Abstract

Child sexual abuse became part of the public discourse in 1984 with a series of high-profile criminal cases involving day-care centers. Epitomized by the McMartin Preschool case, this one and dozens of others were eventually seen as “witch-hunts.” Under this view, the charges were the result of suggestive interviewing, overzealous prosecutors, and a gullible press. This is the first scholarly book to challenge that view. Based on fifteen years of original trial court research, it argues that the evidence for the witch-hunt narrative is weak at best, in many cases ignoring significant evidence of abuse and in others ignoring complexity. The McMartin Preschool case, for example, involved a significant injustice to five defendants, but the picture is much murkier for two others. The claim that there were hundreds of these cases across the country is even more misplaced.

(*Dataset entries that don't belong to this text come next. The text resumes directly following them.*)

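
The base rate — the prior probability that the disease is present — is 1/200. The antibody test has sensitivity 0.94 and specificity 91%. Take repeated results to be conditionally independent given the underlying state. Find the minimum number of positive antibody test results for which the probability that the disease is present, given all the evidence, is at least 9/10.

4

Prior odds = 0.005/0.995 = 1/199.
False-positive rate = 1 − 0.91 = 0.09; likelihood ratio of a positive = 0.94/0.09 = 94/9.
Target posterior odds = 0.9/0.1 = 9.
Need (1/199) × (94/9)ⁿ ≥ 9, i.e. (94/9)ⁿ ≥ 1791.
(94/9)³ = 830584/729 falls short of 1791 but (94/9)⁴ = 78074896/6561 reaches it, so n = 4.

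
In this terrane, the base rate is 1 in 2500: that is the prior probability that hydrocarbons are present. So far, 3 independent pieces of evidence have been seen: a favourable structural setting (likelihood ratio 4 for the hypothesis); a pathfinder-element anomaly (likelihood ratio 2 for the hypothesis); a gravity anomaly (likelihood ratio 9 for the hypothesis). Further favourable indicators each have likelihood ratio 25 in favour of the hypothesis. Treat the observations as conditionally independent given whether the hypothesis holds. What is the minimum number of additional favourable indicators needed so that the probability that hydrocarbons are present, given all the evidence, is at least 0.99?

3

Prior odds = 0.0004/0.9996 = 1/2499.
Combined Bayes factor of the evidence already in hand = 4 × 2 × 9 = 72.
Odds after that evidence = (1/2499) × 72 = 24/833.
Target odds = 0.99/0.01 = 99.
Need 25ⁿ ≥ 99 ÷ (24/833) = 3436.125.
25² = 625 falls short of 3436.125 but 25³ = 15625 reaches it, so n = 3.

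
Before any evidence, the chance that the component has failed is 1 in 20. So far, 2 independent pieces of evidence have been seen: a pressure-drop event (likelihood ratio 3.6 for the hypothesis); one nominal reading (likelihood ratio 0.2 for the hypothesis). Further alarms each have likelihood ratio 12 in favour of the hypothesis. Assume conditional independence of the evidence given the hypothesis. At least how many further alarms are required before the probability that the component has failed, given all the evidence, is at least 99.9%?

5

Prior odds = 0.05/0.95 = 1/19.
Combined Bayes factor of the evidence already in hand = 3.6 × 0.2 = 0.72.
Odds after that evidence = (1/19) × 0.72 = 18/475.
Target odds = 0.999/0.001 = 999.
Need 12ⁿ ≥ 999 ÷ (18/475) = 26362.5.
12⁴ = 20736 falls short of 26362.5 but 12⁵ = 248832 reaches it, so n = 5.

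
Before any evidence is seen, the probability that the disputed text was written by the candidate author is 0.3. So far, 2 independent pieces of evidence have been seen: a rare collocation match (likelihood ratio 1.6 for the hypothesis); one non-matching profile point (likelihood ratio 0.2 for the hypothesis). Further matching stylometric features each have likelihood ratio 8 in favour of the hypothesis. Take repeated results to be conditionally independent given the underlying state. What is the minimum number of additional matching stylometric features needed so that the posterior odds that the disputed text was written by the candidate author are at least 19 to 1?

Prior odds = 0.3/0.7 = 3/7.
Combined Bayes factor of the evidence already in hand = 1.6 × 0.2 = 0.32.
Odds after that evidence = (3/7) × 0.32 = 24/175.
Target odds = 19.
Need 8ⁿ ≥ 19 ÷ (24/175) = 3325/24.
8² = 64 falls short of 3325/24 but 8³ = 512 reaches it, so n = 3.

3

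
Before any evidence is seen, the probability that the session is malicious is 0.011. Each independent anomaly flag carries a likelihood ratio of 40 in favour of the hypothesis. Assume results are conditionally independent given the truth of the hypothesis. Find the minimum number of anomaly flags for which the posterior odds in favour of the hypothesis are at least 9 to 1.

2

Prior odds: 0.011 ÷ 0.989 = 11/989.
Likelihood ratio per anomaly flag = 40.
Target odds = 9.
Require 40ⁿ ≥ 9 ÷ (11/989) = 8901/11.
40¹ = 40 falls short of 8901/11 but 40² = 1600 reaches it, so n = 2.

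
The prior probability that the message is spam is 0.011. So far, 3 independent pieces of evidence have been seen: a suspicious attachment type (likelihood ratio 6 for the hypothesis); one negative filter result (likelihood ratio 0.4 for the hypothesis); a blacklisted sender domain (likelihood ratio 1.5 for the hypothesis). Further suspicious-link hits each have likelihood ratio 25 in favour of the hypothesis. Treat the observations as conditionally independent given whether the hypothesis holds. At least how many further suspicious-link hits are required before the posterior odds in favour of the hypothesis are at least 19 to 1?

2

Prior odds = 0.011/0.989 = 11/989.
Combined Bayes factor of the evidence already in hand = 6 × 0.4 × 1.5 = 3.6.
Odds after that evidence = (11/989) × 3.6 = 198/4945.
Target odds = 19.
Need 25ⁿ ≥ 19 ÷ (198/4945) = 93955/198.
25¹ = 25 falls short of 93955/198 but 25² = 625 reaches it, so n = 2.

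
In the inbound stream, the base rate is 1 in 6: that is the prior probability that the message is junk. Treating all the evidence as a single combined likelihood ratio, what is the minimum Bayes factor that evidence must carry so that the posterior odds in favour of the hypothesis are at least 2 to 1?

10

Prior odds = (1/6)/(5/6) = 0.2.
Target odds = 2.
Required Bayes factor = 2 ÷ 0.2 = 10.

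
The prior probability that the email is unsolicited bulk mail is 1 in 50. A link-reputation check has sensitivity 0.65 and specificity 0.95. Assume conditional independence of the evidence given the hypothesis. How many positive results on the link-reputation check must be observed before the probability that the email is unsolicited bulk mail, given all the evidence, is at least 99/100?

4

Prior odds: 0.02 ÷ 0.98 = 1/49.
False-positive rate = 1 − 0.95 = 0.05; likelihood ratio of a positive = 0.65/0.05 = 13.
Target posterior odds = 0.99/0.01 = 99.
Need (1/49) × 13ⁿ ≥ 99, i.e. 13ⁿ ≥ 4851.
13³ = 2197 falls short of 4851 but 13⁴ = 28561 reaches it, so n = 4.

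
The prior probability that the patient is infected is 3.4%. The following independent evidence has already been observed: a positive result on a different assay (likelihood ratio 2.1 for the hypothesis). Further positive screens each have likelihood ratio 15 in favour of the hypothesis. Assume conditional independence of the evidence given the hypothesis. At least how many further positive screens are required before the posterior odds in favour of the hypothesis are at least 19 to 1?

Prior odds = 0.034/0.966 = 17/483.
Bayes factor of the evidence already in hand = 2.1.
Odds after that evidence = (17/483) × 2.1 = 17/230.
Target odds = 19.
Need 15ⁿ ≥ 19 ÷ (17/230) = 4370/17.
15² = 225 falls short of 4370/17 but 15³ = 3375 reaches it, so n = 3.

3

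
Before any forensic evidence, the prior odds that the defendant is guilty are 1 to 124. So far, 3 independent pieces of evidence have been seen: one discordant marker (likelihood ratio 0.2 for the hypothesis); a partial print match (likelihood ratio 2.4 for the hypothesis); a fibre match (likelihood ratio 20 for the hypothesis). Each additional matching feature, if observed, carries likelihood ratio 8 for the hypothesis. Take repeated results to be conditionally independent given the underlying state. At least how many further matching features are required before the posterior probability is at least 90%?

Prior odds = 1/124.
Combined Bayes factor of the evidence already in hand = 0.2 × 2.4 × 20 = 9.6.
Odds after that evidence = (1/124) × 9.6 = 12/155.
Target odds = 0.9/0.1 = 9.
Need 8ⁿ ≥ 9 ÷ (12/155) = 116.25.
8² = 64 falls short of 116.25 but 8³ = 512 reaches it, so n = 3.

3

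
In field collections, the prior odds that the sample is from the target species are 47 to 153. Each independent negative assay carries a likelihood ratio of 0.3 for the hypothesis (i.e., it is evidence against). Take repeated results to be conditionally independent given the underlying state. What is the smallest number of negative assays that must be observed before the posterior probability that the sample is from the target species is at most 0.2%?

5

Prior odds = 47/153.
Likelihood ratio per negative assay = 0.3.
Target odds: 0.002 ÷ 0.998 = 1/499.
Need (47/153) × 0.3ⁿ ≤ 1/499, i.e. 0.3ⁿ ≤ 153/23453.
0.3⁴ = 0.0081 is still above 153/23453 but 0.3⁵ = 243/100000 is at or below it, so n = 5.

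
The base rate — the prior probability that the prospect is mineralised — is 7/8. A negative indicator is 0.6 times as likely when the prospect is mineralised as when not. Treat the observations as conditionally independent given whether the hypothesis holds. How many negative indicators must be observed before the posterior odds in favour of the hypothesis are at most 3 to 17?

8

Prior odds: 0.875 ÷ 0.125 = 7.
Likelihood ratio per negative indicator = 0.6.
Target odds = 3/17.
Require 0.6ⁿ ≤ 3/17 ÷ 7 = 3/119.
0.6⁷ = 2187/78125 is still above 3/119 but 0.6⁸ = 6561/390625 is at or below it, so n = 8.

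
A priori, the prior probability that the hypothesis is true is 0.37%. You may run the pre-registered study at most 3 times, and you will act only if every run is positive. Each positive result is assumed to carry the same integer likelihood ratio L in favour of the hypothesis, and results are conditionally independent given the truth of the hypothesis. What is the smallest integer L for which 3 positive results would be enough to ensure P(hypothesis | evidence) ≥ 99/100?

Prior odds = 0.0037/0.9963 = 37/9963.
Target odds = 0.99/0.01 = 99.
Need L³ ≥ 99 ÷ (37/9963) = 986337/37.
29³ = 24389 < 986337/37 ≤ 27000 = 30³, so L = 30.

30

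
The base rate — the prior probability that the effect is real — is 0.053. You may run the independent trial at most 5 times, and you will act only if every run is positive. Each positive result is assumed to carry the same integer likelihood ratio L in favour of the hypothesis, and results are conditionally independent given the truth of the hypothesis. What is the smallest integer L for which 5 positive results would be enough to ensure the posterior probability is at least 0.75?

Prior odds = 0.053/0.947 = 53/947.
Target odds = 0.75/0.25 = 3.
Need L⁵ ≥ 3 ÷ (53/947) = 2841/53.
2⁵ = 32 < 2841/53 ≤ 243 = 3⁵, so L = 3.

3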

Indeed, there is an untold history of child sexual abuse that involves minimization and denial, where the witch-hunt narrative claims there was only “hysteria” about the issue. The Kelly Michaels case became a turning point. Academic psychologists helped persuade the court that problems involving “child suggestibility” undermined the entire case. This book argues that this conventional wisdom is incorrect. The final chapter considers recent developments, including Megan’s Law and scandals connected to Penn State and the Roman Catholic Church. The book ends with concerns about expansive views of child suggestibility and the attack on frontline professions providing services to sexually abused children.